Since I first became involved in dog rescue seven or eight years ago, I have seen some tragically mistreated dogs.  Nearly starved hounds.  Puppies with abuse-suspicious injuries.  Old dogs who’ve lived most of their lives without veterinary care.

But of them all, I would have to say among the most heart-wrending are the Pitt Bulls who have been used as bait for dog fighting.  I know of one situation where a dog had been dropped on a side road when he was no longer usable as bait, only to be found curled up in someone’s garage just waiting to die from his horrific injuries.

In this case, he received care and treatment in time to save his life, but many of these dogs never get help because they die without anyone knowing what has happened to them.

By nature, the dogs who are often used as bait are the more meek and submissive dogs, dogs who would choose to roll over and give in to another dog’s superiority instead of fighting.
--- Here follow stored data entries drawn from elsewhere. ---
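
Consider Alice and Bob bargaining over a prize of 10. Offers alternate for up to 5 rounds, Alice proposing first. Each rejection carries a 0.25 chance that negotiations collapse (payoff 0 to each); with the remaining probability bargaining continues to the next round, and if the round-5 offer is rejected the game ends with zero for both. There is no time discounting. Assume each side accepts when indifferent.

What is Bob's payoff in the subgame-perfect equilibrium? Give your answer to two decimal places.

Round 5 (Alice proposes): Bob will accept anything ≥ 0, so Alice offers 0 and keeps 10.
Round 4 (Bob proposes): rejecting gives Alice an expected 0.75 × 10 = 7.5; Bob offers that and keeps 2.5.
Round 3 (Alice proposes): rejecting gives Bob an expected 0.75 × 2.5 = 1.875, so Alice offers 1.875, keeping 8.125.
Round 2 (Bob proposes): rejecting gives Alice an expected 0.75 × 8.125 = 6.09375, so Bob offers 6.09375, keeping 3.90625.
Round 1 (Alice proposes): rejecting gives Bob an expected 0.75 × 3.90625 = 2.9296875, so Alice offers 2.9296875, keeping 7.0703125.

2.93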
Tucker - my rescue Pittie-cross.

It’s hard for me to fathom what a person is made of when they consider it entertainment to stand by and watch while a stronger, more able dog tears a meek one to pieces.  That’s a part of humanity I wish I didn’t have to acknowledge exists.

But it does.

Hard as that is to accept, I have to believe that for every horrible action carried out by one person, there is another whose compassion can change a life.  I recently read that for one rescued Pitt Bull puppy named Rufus who had been used as bait, actress Katherine Heigl, known for her work with rescue dogs, did exactly that.  When it was determined that the puppy‘s injuries were so extensive that he would have to wear a body cast for an extended length of time, she took him home with her.

I don’t know why we live in a world with such completely opposing examples of human nature, a world where it is possible for one person to heartlessly throw an innocent puppy into a fighting ring and another to selflessly step forward to save it and nurse it back to health.

But we do.

I’m thankful that people like Katherine Heigl and all the other rescue groups and volunteers who stand up for these dogs every day continue to fight the good fight, to throw light on the wrong, to insist that right win out.  Because it just has to.